Saying the city exceeded its legal authority, Kitsap Superior Court Judge Leonard Costello this week invalidated Bainbridge Island’s moratorium on new dock and bulkhead construction.
“Because the legislature has authorized the use of moratoria in other similar land development statutes and it did not include such authority in the Shorelines Management Act, no such authority can be implied by local governments,” Costello wrote in his decision.
The moratorium had been challenged in a lawsuit by island builder Andy Mueller, a bulkhead-building company and the Kitsap County Homebuilders Association.
Mueller said Friday he will be satisfied when the moratorium is officially lifted – that awaits the judge’s signed order, or an appeal by the city – and described the ban on some shoreline construction as “a gross overreaction” by the council.
“The principal issue for me is that this community worked long and hard to develop a shoreline master program, (which) was a long, difficult battle, and this community pulled together and did a pretty good job,” Mueller said. “Then this city council comes in and decides they want to redo it.”
Costello found that even if the city did have authority to enact a moratorium on “substantial” shoreline activities, it could not extend the moratorium to bulkheads for single-family residences or to docks costing less than $5,000.
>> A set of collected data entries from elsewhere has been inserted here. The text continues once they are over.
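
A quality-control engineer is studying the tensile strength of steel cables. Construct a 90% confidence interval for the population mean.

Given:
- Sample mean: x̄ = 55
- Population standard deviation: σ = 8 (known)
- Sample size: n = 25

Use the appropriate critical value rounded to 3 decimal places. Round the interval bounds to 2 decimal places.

The population standard deviation σ is known, so use a z-interval (standard normal critical value).

For 90% confidence, z* = 1.645 (from standard normal table)

Standard error: SE = σ/√n = 8/√25 = 1.600000

Margin of error: E = z* × SE = 1.645 × 1.600000 = 2.6320

Z-interval: x̄ ± E = 55 ± 2.6320 = (52.3680, 57.6320)

Rounded to 2 decimal places:

(52.37, 57.63)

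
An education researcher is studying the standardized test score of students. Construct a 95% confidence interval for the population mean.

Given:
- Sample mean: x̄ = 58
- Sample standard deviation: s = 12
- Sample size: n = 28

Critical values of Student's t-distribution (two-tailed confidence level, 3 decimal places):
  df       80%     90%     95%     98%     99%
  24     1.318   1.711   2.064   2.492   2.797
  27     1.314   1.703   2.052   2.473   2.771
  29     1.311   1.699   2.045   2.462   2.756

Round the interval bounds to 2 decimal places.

The population standard deviation σ is unknown (only the sample standard deviation s is given), so use a t-interval with df = n - 1 = 28 - 1 = 27.

For 95% confidence with df = 27, t* = 2.052 (from t-table)

Standard error: SE = s/√n = 12/√28 = 2.267787

Margin of error: E = t* × SE = 2.052 × 2.267787 = 4.6535

T-interval: x̄ ± E = 58 ± 4.6535 = (53.3465, 62.6535)

Rounded to 2 decimal places:

(53.35, 62.65)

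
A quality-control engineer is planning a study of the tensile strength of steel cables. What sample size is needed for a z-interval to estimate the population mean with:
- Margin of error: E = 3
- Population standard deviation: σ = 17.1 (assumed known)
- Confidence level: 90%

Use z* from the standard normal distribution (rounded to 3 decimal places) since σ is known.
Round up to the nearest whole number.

Using z* since population σ is known (z-interval formula).

For 90% confidence, z* = 1.645 (from standard normal table)

Sample size formula for z-interval: n = (z*σ/E)²

n = (1.645 × 17.1 / 3)²
  = (9.376500)²
  = 87.9188

Round up to the nearest whole number: n = 88

88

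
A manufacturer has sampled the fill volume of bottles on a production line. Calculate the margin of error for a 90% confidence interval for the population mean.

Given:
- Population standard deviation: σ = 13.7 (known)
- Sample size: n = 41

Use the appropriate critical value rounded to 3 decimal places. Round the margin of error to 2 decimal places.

The population standard deviation σ is known, so use the z-interval margin of error formula.

For 90% confidence, z* = 1.645 (from standard normal table)

Margin of error formula for z-interval: E = z* × σ/√n

E = 1.645 × 13.7/√41
  = 1.645 × 2.139581
  = 3.5196

Rounded to 2 decimal places:

3.52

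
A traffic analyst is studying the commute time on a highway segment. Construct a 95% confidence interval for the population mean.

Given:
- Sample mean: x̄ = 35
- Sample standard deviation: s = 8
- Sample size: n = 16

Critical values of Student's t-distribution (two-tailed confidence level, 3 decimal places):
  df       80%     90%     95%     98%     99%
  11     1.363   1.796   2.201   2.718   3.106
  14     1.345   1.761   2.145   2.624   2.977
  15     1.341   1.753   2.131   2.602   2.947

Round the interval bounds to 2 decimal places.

The population standard deviation σ is unknown (only the sample standard deviation s is given), so use a t-interval with df = n - 1 = 16 - 1 = 15.

For 95% confidence with df = 15, t* = 2.131 (from t-table)

Standard error: SE = s/√n = 8/√16 = 2.000000

Margin of error: E = t* × SE = 2.131 × 2.000000 = 4.2620

T-interval: x̄ ± E = 35 ± 4.2620 = (30.7380, 39.2620)

Rounded to 2 decimal places:

(30.74, 39.26)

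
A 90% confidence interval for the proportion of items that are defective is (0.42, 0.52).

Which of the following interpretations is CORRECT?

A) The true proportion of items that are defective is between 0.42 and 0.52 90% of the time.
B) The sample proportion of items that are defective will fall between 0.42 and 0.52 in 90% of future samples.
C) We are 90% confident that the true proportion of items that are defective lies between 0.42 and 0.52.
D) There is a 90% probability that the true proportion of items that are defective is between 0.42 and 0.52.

A confidence interval represents our confidence in the procedure, not a probability statement about the parameter.

Key concept: If we repeated this sampling process many times and computed a 90% CI each time, about 90% of those intervals would contain the true population parameter.

For this specific interval (0.42, 0.52):
- Midpoint (point estimate): 0.47
- Margin of error: 0.05

The correct interpretation is the one stating confidence that the true parameter lies in the interval — option C.

C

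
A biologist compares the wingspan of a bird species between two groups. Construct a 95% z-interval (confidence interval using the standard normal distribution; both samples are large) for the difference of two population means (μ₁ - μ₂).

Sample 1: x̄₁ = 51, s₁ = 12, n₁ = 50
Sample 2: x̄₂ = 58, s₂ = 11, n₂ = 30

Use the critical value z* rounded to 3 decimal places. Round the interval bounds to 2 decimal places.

Both samples are large (n₁ = 50 ≥ 30, n₂ = 30 ≥ 30), so a z-interval for the difference of means applies.

Point estimate: x̄₁ - x̄₂ = 51 - 58 = -7

Standard error: SE = √(s₁²/n₁ + s₂²/n₂)
= √(12²/50 + 11²/30)
= √(2.880000 + 4.033333)
= 2.629322

For 95% confidence, z* = 1.96 (from standard normal table)
Margin of error: E = z* × SE = 1.96 × 2.629322 = 5.1535

Z-interval: (x̄₁ - x̄₂) ± E = -7 ± 5.1535 = (-12.1535, -1.8465)

Rounded to 2 decimal places:

(-12.15, -1.85)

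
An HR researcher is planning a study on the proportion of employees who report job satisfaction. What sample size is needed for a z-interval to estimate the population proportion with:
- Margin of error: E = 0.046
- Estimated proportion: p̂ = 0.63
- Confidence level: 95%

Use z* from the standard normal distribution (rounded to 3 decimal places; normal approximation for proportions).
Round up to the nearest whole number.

Using z* for proportion z-interval (normal approximation).

For 95% confidence, z* = 1.96 (from standard normal table)

Sample size formula for proportion z-interval: n = z*²p̂(1-p̂)/E²

n = 1.96² × 0.63 × 0.37 / 0.046²
  = 3.8416 × 0.2331 / 0.002116
  = 423.1933

Round up to the nearest whole number: n = 424

424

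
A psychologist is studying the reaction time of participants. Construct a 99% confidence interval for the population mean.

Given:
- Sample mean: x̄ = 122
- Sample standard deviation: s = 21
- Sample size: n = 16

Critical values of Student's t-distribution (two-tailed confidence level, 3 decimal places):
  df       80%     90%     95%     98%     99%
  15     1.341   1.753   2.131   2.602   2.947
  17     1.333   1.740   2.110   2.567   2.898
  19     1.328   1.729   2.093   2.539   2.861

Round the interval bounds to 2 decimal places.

The population standard deviation σ is unknown (only the sample standard deviation s is given), so use a t-interval with df = n - 1 = 16 - 1 = 15.

For 99% confidence with df = 15, t* = 2.947 (from t-table)

Standard error: SE = s/√n = 21/√16 = 5.250000

Margin of error: E = t* × SE = 2.947 × 5.250000 = 15.4718

T-interval: x̄ ± E = 122 ± 15.4718 = (106.5282, 137.4717)

Rounded to 2 decimal places:

(106.53, 137.47)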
State law specifically excludes those from the definition of “substantial,” he ruled.
The moratorium was imposed by the Bainbridge City Council in November 2001, when it appeared that the city would have to comply with new federal regulations for the protection of salmon.
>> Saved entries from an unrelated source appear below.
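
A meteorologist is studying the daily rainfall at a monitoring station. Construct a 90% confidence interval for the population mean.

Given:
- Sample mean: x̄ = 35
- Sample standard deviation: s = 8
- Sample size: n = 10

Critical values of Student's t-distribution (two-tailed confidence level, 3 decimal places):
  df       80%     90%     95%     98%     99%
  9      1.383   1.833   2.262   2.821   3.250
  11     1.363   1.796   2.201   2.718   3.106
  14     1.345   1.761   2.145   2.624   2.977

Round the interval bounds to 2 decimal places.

The population standard deviation σ is unknown (only the sample standard deviation s is given), so use a t-interval with df = n - 1 = 10 - 1 = 9.

For 90% confidence with df = 9, t* = 1.833 (from t-table)

Standard error: SE = s/√n = 8/√10 = 2.529822

Margin of error: E = t* × SE = 1.833 × 2.529822 = 4.6372

T-interval: x̄ ± E = 35 ± 4.6372 = (30.3628, 39.6372)

Rounded to 2 decimal places:

(30.36, 39.64)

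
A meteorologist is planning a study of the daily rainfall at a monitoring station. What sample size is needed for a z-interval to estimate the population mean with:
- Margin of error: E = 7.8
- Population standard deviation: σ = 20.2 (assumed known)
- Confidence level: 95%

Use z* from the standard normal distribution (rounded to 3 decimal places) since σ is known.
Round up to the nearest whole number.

Using z* since population σ is known (z-interval formula).

For 95% confidence, z* = 1.96 (from standard normal table)

Sample size formula for z-interval: n = (z*σ/E)²

n = (1.96 × 20.2 / 7.8)²
  = (5.075897)²
  = 25.7647

Round up to the nearest whole number: n = 26

26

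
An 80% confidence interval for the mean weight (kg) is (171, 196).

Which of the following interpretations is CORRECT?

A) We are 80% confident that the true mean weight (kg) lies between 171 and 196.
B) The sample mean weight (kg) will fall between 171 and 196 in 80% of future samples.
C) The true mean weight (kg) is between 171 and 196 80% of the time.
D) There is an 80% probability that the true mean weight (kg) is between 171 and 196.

A confidence interval represents our confidence in the procedure, not a probability statement about the parameter.

Key concept: If we repeated this sampling process many times and computed an 80% CI each time, about 80% of those intervals would contain the true population parameter.

For this specific interval (171, 196):
- Midpoint (point estimate): 183.5
- Margin of error: 12.5

The correct interpretation is the one stating confidence that the true parameter lies in the interval — option A.

A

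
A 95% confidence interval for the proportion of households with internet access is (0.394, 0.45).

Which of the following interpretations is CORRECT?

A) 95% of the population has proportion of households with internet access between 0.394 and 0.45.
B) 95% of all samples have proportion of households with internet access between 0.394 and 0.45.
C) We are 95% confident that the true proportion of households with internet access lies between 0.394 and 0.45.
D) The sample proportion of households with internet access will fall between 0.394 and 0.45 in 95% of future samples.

A confidence interval represents our confidence in the procedure, not a probability statement about the parameter.

Key concept: If we repeated this sampling process many times and computed a 95% CI each time, about 95% of those intervals would contain the true population parameter.

For this specific interval (0.394, 0.45):
- Midpoint (point estimate): 0.422
- Margin of error: 0.028

The correct interpretation is the one stating confidence that the true parameter lies in the interval — option C.

C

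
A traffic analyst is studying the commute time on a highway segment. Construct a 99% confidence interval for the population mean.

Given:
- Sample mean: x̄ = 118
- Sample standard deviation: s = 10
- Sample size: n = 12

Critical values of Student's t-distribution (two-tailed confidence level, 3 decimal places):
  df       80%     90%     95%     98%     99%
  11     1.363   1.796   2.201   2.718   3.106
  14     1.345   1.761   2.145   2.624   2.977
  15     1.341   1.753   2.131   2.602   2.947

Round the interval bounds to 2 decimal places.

The population standard deviation σ is unknown (only the sample standard deviation s is given), so use a t-interval with df = n - 1 = 12 - 1 = 11.

For 99% confidence with df = 11, t* = 3.106 (from t-table)

Standard error: SE = s/√n = 10/√12 = 2.886751

Margin of error: E = t* × SE = 3.106 × 2.886751 = 8.9662

T-interval: x̄ ± E = 118 ± 8.9662 = (109.0338, 126.9662)

Rounded to 2 decimal places:

(109.03, 126.97)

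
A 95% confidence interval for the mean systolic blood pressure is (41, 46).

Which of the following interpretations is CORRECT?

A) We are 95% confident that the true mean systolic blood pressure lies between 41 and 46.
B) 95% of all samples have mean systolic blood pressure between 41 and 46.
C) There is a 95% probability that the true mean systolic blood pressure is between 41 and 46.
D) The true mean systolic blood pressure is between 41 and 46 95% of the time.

A confidence interval represents our confidence in the procedure, not a probability statement about the parameter.

Key concept: If we repeated this sampling process many times and computed a 95% CI each time, about 95% of those intervals would contain the true population parameter.

For this specific interval (41, 46):
- Midpoint (point estimate): 43.5
- Margin of error: 2.5

The correct interpretation is the one stating confidence that the true parameter lies in the interval — option A.

A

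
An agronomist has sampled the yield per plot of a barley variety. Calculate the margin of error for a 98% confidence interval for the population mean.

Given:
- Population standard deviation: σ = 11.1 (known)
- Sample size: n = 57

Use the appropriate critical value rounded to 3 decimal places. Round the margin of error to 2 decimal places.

The population standard deviation σ is known, so use the z-interval margin of error formula.

For 98% confidence, z* = 2.326 (from standard normal table)

Margin of error formula for z-interval: E = z* × σ/√n

E = 2.326 × 11.1/√57
  = 2.326 × 1.470231
  = 3.4198

Rounded to 2 decimal places:

3.42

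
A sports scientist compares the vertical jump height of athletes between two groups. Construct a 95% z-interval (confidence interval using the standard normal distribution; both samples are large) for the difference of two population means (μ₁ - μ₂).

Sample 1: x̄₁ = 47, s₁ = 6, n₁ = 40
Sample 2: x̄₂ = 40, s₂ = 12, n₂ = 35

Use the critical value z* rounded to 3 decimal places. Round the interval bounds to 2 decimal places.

Both samples are large (n₁ = 40 ≥ 30, n₂ = 35 ≥ 30), so a z-interval for the difference of means applies.

Point estimate: x̄₁ - x̄₂ = 47 - 40 = 7

Standard error: SE = √(s₁²/n₁ + s₂²/n₂)
= √(6²/40 + 12²/35)
= √(0.900000 + 4.114286)
= 2.239260

For 95% confidence, z* = 1.96 (from standard normal table)
Margin of error: E = z* × SE = 1.96 × 2.239260 = 4.3889

Z-interval: (x̄₁ - x̄₂) ± E = 7 ± 4.3889 = (2.6111, 11.3889)

Rounded to 2 decimal places:

(2.61, 11.39)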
After a court battle in another jurisdiction, those federal regulations were withdrawn. But work on Bainbridge regulations continued, leading to a contentious series of Planning Commission meetings last year over shoreline vegetation and other issues.
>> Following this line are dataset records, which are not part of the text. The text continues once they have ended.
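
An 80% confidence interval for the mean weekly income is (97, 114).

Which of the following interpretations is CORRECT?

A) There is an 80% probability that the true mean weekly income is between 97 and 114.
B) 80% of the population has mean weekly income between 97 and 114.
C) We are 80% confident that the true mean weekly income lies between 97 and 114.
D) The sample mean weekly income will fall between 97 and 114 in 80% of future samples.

A confidence interval represents our confidence in the procedure, not a probability statement about the parameter.

Key concept: If we repeated this sampling process many times and computed an 80% CI each time, about 80% of those intervals would contain the true population parameter.

For this specific interval (97, 114):
- Midpoint (point estimate): 105.5
- Margin of error: 8.5

The correct interpretation is the one stating confidence that the true parameter lies in the interval — option C.

C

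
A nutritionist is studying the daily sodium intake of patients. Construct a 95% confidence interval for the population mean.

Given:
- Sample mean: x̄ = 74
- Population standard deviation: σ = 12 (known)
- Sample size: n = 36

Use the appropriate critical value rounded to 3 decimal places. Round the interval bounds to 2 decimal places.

The population standard deviation σ is known, so use a z-interval (standard normal critical value).

For 95% confidence, z* = 1.96 (from standard normal table)

Standard error: SE = σ/√n = 12/√36 = 2.000000

Margin of error: E = z* × SE = 1.96 × 2.000000 = 3.9200

Z-interval: x̄ ± E = 74 ± 3.9200 = (70.0800, 77.9200)

Rounded to 2 decimal places:

(70.08, 77.92)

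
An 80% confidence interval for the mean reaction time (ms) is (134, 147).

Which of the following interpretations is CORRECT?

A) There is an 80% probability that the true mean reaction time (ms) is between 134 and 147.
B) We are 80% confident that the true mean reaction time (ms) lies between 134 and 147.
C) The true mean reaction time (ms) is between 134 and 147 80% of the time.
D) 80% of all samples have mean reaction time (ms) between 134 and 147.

A confidence interval represents our confidence in the procedure, not a probability statement about the parameter.

Key concept: If we repeated this sampling process many times and computed an 80% CI each time, about 80% of those intervals would contain the true population parameter.

For this specific interval (134, 147):
- Midpoint (point estimate): 140.5
- Margin of error: 6.5

The correct interpretation is the one stating confidence that the true parameter lies in the interval — option B.

B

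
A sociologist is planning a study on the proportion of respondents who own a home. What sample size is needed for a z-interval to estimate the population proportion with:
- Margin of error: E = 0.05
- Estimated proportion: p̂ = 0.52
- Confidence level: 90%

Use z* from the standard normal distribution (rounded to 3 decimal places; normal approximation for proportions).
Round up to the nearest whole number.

Using z* for proportion z-interval (normal approximation).

For 90% confidence, z* = 1.645 (from standard normal table)

Sample size formula for proportion z-interval: n = z*²p̂(1-p̂)/E²

n = 1.645² × 0.52 × 0.48 / 0.05²
  = 2.706025 × 0.2496 / 0.0025
  = 270.1695

Round up to the nearest whole number: n = 271

271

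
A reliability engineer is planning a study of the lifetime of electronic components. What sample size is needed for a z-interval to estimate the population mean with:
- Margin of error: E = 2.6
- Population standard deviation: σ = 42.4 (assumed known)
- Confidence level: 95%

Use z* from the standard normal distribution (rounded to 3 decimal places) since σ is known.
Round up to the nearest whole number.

Using z* since population σ is known (z-interval formula).

For 95% confidence, z* = 1.96 (from standard normal table)

Sample size formula for z-interval: n = (z*σ/E)²

n = (1.96 × 42.4 / 2.6)²
  = (31.963077)²
  = 1021.6383

Round up to the nearest whole number: n = 1022

1022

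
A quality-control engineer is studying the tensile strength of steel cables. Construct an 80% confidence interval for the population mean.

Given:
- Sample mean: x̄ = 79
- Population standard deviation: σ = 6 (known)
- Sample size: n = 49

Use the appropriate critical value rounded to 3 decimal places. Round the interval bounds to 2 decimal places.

The population standard deviation σ is known, so use a z-interval (standard normal critical value).

For 80% confidence, z* = 1.282 (from standard normal table)

Standard error: SE = σ/√n = 6/√49 = 0.857143

Margin of error: E = z* × SE = 1.282 × 0.857143 = 1.0989

Z-interval: x̄ ± E = 79 ± 1.0989 = (77.9011, 80.0989)

Rounded to 2 decimal places:

(77.90, 80.10)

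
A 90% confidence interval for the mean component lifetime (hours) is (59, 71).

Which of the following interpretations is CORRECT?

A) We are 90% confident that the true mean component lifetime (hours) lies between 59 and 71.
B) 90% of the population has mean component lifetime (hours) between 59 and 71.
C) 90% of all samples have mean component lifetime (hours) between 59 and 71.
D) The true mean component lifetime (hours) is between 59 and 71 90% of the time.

A confidence interval represents our confidence in the procedure, not a probability statement about the parameter.

Key concept: If we repeated this sampling process many times and computed a 90% CI each time, about 90% of those intervals would contain the true population parameter.

For this specific interval (59, 71):
- Midpoint (point estimate): 65
- Margin of error: 6

The correct interpretation is the one stating confidence that the true parameter lies in the interval — option A.

A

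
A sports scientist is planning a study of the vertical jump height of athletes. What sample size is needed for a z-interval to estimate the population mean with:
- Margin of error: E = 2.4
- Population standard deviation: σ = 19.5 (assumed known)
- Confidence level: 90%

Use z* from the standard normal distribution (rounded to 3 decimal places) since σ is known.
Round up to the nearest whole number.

Using z* since population σ is known (z-interval formula).

For 90% confidence, z* = 1.645 (from standard normal table)

Sample size formula for z-interval: n = (z*σ/E)²

n = (1.645 × 19.5 / 2.4)²
  = (13.365625)²
  = 178.6399

Round up to the nearest whole number: n = 179

179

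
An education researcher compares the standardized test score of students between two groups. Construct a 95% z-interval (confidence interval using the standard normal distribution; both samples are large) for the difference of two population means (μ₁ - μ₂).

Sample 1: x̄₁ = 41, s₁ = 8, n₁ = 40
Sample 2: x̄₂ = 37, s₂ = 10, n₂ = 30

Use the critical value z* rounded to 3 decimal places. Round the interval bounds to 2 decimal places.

Both samples are large (n₁ = 40 ≥ 30, n₂ = 30 ≥ 30), so a z-interval for the difference of means applies.

Point estimate: x̄₁ - x̄₂ = 41 - 37 = 4

Standard error: SE = √(s₁²/n₁ + s₂²/n₂)
= √(8²/40 + 10²/30)
= √(1.600000 + 3.333333)
= 2.221111

For 95% confidence, z* = 1.96 (from standard normal table)
Margin of error: E = z* × SE = 1.96 × 2.221111 = 4.3534

Z-interval: (x̄₁ - x̄₂) ± E = 4 ± 4.3534 = (-0.3534, 8.3534)

Rounded to 2 decimal places:

(-0.35, 8.35)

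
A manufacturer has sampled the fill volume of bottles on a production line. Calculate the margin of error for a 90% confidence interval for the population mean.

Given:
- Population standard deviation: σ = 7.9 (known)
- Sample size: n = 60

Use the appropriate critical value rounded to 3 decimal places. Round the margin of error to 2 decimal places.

The population standard deviation σ is known, so use the z-interval margin of error formula.

For 90% confidence, z* = 1.645 (from standard normal table)

Margin of error formula for z-interval: E = z* × σ/√n

E = 1.645 × 7.9/√60
  = 1.645 × 1.019886
  = 1.6777

Rounded to 2 decimal places:

1.68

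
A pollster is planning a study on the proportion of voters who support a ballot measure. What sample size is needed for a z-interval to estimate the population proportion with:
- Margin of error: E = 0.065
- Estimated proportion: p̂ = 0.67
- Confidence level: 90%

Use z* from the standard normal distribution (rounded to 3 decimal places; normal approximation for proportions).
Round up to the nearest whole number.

Using z* for proportion z-interval (normal approximation).

For 90% confidence, z* = 1.645 (from standard normal table)

Sample size formula for proportion z-interval: n = z*²p̂(1-p̂)/E²

n = 1.645² × 0.67 × 0.33 / 0.065²
  = 2.706025 × 0.2211 / 0.004225
  = 141.6100

Round up to the nearest whole number: n = 142

142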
The question of shoreline regulation was punted to the council, but it’s unclear when they will take up the issue.
In the meantime, the moratorium has been extended twice.
Council chair Christine Rolfes said Friday she was disappointed by Costello’s decision.
The council will meet with attorneys for the city next week, in part to determine whether to appeal, she said.
Applications
Immediately upon hearing of the decision this week, Manitou Park Boulevard resident Katherine Kennedy and husband Alfred Kitching went to City Hall to file an application to build a bulkhead.
“We don’t know what the city has in mind for the future, so we wanted to get an application on file so that we would vest under current law,” said Kennedy, a lawyer.
But, she said, they were told that the department would not accept their application until city officials consulted with legal counsel about the Costello ruling.
Kennedy left the application with the planning department anyway, along with a check for the $900 permit processing fee, “which should show that we made an honest attempt to file it” should the matter come to litigation.
Kennedy’s house and those of her neighbors sit on a high bank, which she said is being undercut by wave action from relatively open stretch of Puget Sound.
“We bought our house in 2000, and we’re the only one without a bulkhead,” she said. “There was a toe there from a slide in 1997 that we thought would give us some protection, but that has completely disappeared, and there has been some undercutting of the bluff.”
Water is getting behind neighboring bulkheads and beginning to damage them as well, she said.
Kennedy’s house is some 65 feet from the bluff’s edge and is in no immediate danger, but she said the septic system is close to the edge and could be compromised.
It’s unknown how many other bulkhead and dock permits have been held up by the moratorium.
Costello’s decision won’t become final until he signs a formal order, which he indicated he would do upon presentation by attorneys. At that point, the city would have to abide by the ruling or ask Costello to stay the ruling pending appeal.
“I doubt the court will stay the ruling. That is a pretty difficult threshold,” said Dennis Reynolds, attorney for the challengers.
Lifting the moratorium will also allow applications for new docks in Blakely Harbor, Reynolds said, even though the city Planning Commission has recommended that the harbor be kept dock-free.
“That recommendation may be part of the city’s new shoreline master program, and we would address that at a future time, but at the moment, applications for those docks would have to be accepted,” he said.
An important aspect of the decision is Costello’s declaration that shoreline regulation is principally a matter of state rather than local regulation. That logic could also apply to the division of land, and call into question the city’s current subdivision moratorium, also the subject of litigation.
“We want to sit down with the city and talk about that in light of the shoreline decision,” Reynolds said. “If we can’t come to some sort of understanding, we will have to ask the court for a decision in that case.”
Looking beyond the moratorium, Mueller said that any subdivision ordinance that includes open-space requirements will itself face a legal challenge.
“We’re just dying to get this before the courts,” he said. “The city is just wasting taxpayers’ dollars messing with this thing.”